The major Queens Cultural Institutions are poorly run (think the crew on the Library Board),

are unfocused money pits (think of the decades long Bowne House renovations),

tiresome exercises in political pandering (think about all our multi-cultural festivals that have been following the same template for about 40 years),

political patronage positions (Mrs. Weprin from Louis Armstrong to the Director of Cultural Affairs and Tourism),

are poor at fund raising because of their inept leadership and stale offerings (which is why they suck up all the oxygen in the room for everyone else by laying claim to most of the borough's public moneys of culture),

and are all but inaccessible and lacking in image or focus (Finkelpearl's own Queens Museum).

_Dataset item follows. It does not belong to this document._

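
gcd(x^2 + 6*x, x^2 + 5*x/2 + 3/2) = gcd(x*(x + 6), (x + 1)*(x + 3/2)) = 1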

Meanwhile places that could be a real use - from RKO Keiths to St Saviours to Steinway Mansion - are examples of the borough's legendary dysfunction rather than unique tourist destination.

No one in Manhattan takes the better part of the day to get to and to pose for pictures and dine in places with eye-rolling names as 'Diversity Plaza'.

This is the sorry-assed vision that Finkelpearl (and De Blaz) has for NYC.

Tired reruns on Broadway and Disney ditties may make lots of money pandering to tourists from Davenport and Dusseldorf and Broadway may have hordes of starry eyed kids coming here because opportunities in the rest of the country suck, but these trends are not sustainable.

Sooner or later they will come to an end, and NYC will resemble Imperial Rome, with hordes of the unwashed going to spectacles and a tiny disconnected elite hiding behind the walls of their towers.

Anonymous said...

We are living in a post Catholic era.
LOL!
How about turning it into a mosque.
That happened when Constantinople fell to the Turks and became Istanbul.

Anonymous said...

Those comments about Finkelpearl raise some serious issues that the NYC cultural scene should start to discuss. Look how the library was used as a secret meeting space pols to discuss those shelters.

Anonymous said...

Catholic Churches belong where there are Catholics. When the local Catholic population is replaced by non-Catholics, then you have a church that doesn't serve a purpose. If Italy becomes a majority atheist or Muslim country, which it is on track to do, they will be tearing down more churches than they already are doing.

If Latrice Walker has a competitive offer to make for the site to Msgr Alfred LoPinto, go ahead and make it.